A message from the Queen is set to pass through Headingley Carnegie Stadium tonight. (August 31)
Members of the Boys’ Brigade Leeds Battalion, which has worked with Leeds youngsters for over 100 years, will receive a historic baton and concealed message on the pitch at half time of Leeds Rhinos’ game against Salford City Reds.
The baton has been travelling around Britain after the Queen, who has been the patron of the organisation for the length of her reign, posted the message from Balmoral Castle on a journey around Britain to mark her diamond jubilee.

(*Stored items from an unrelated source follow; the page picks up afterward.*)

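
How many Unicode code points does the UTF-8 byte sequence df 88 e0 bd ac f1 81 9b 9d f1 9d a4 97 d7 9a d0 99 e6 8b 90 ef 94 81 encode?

Byte at offset 0: 0xDF = 11011111 → 2-byte char (#1). Advance 2.
Byte at offset 2: 0xE0 = 11100000 → 3-byte char (#2). Advance 3.
Byte at offset 5: 0xF1 = 11110001 → 4-byte char (#3). Advance 4.
Byte at offset 9: 0xF1 = 11110001 → 4-byte char (#4). Advance 4.
Byte at offset 13: 0xD7 = 11010111 → 2-byte char (#5). Advance 2.
Byte at offset 15: 0xD0 = 11010000 → 2-byte char (#6). Advance 2.
Byte at offset 17: 0xE6 = 11100110 → 3-byte char (#7). Advance 3.
Byte at offset 20: 0xEF = 11101111 → 3-byte char (#8). Advance 3.
Reached end at offset 23 after 8 code points.

8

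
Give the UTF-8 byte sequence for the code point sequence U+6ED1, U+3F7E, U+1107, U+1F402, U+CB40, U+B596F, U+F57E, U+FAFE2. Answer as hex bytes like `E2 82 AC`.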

John Myers, development worker for the Boys’ Brigade Leeds Battalion, said: “They are really excited, I think the fact that there is recognition from the Queen, and it’s not as if she’s just the patron and we don’t hear from her.
“It is a message to the brigade and they recognise what part the baton plays in the Boys’ Brigade – there is a sense of family and togetherness.”

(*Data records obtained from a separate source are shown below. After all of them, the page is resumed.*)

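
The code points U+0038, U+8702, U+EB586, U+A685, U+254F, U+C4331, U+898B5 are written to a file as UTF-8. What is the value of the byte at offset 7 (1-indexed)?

0x96

1-indexed offset 7 is 0-indexed offset 6.
U+0038 → 1-byte form 38 at offsets 0–0.
U+8702 → 3-byte form E8 9C 82 at offsets 1–3.
U+EB586 → 4-byte form F3 AB 96 86 at offsets 4–7.
Offset 6 falls in char 3's range; it's byte 3 of F3 AB 96 86 = 0x96.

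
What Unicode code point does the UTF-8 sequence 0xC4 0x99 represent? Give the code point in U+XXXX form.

U+0119

Leading byte 0xC4 = 11000100 matches 110xxxxx → 2-byte sequence.
Byte 1: 0xC4 = 11000100, payload 00100 (5 bits).
Byte 2: 0x99 = 10011001 (10xxxxxx ✓), payload 011001.
Concatenate: 00100011001 = 0x119 (11 bits → U+0119).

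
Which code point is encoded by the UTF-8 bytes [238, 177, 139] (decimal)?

Leading byte 0xEE = 11101110 matches 1110xxxx → 3-byte sequence.
Byte 1: 0xEE = 11101110, payload 1110 (4 bits).
Byte 2: 0xB1 = 10110001 (10xxxxxx ✓), payload 110001.
Byte 3: 0x8B = 10001011 (10xxxxxx ✓), payload 001011.
Concatenate: 1110110001001011 = 0xEC4B (16 bits → U+EC4B).

U+EC4B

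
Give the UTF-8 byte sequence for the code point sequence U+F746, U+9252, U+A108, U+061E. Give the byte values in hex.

EF 9D 86 E9 89 92 EA 84 88 D8 9E

U+F746: 3-byte form → EF 9D 86.
U+9252: 3-byte form → E9 89 92.
U+A108: 3-byte form → EA 84 88.
U+061E: 2-byte form → D8 9E.
Concatenated (11 bytes): EF 9D 86 E9 89 92 EA 84 88 D8 9E.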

The Boys’ Brigade is a national organisation formed in 1883 that aims to informally educate youngsters in a system underpinned by Christianity.
Around 220 young people, aged from five to 19, take part in their groups in Leeds at present, where they are awarded badges for achievements.
Mr Myers said: “It’s there to develop the physical, mental and spiritual parts of everybody who accesses it.
“There is an element of Christianity and spirituality in its programme.”
Around 16 Boys’ Brigade youngsters from Leeds will help take the baton around their eight meeting churches in Garforth, Farsley, Beeston, Headingley, Hyde Park, Whingate, Tingley and Swinnow today and tomorrow before being passed through Halifax.
The baton procession comes after four Boys’ Brigade members, each representing one of the four UK nations, conveyed the organisation’s jubilee greetings to the Queen before her reply was sealed and sent.
It will be opened after its month-long tour at the Boys’ Brigade’s council meetings in London on September 15.
The baton has only ever been used to convey messages from King George V to mark his silver jubilee in 1935 and from King George VI in celebration of the 1951 Festival of Britain.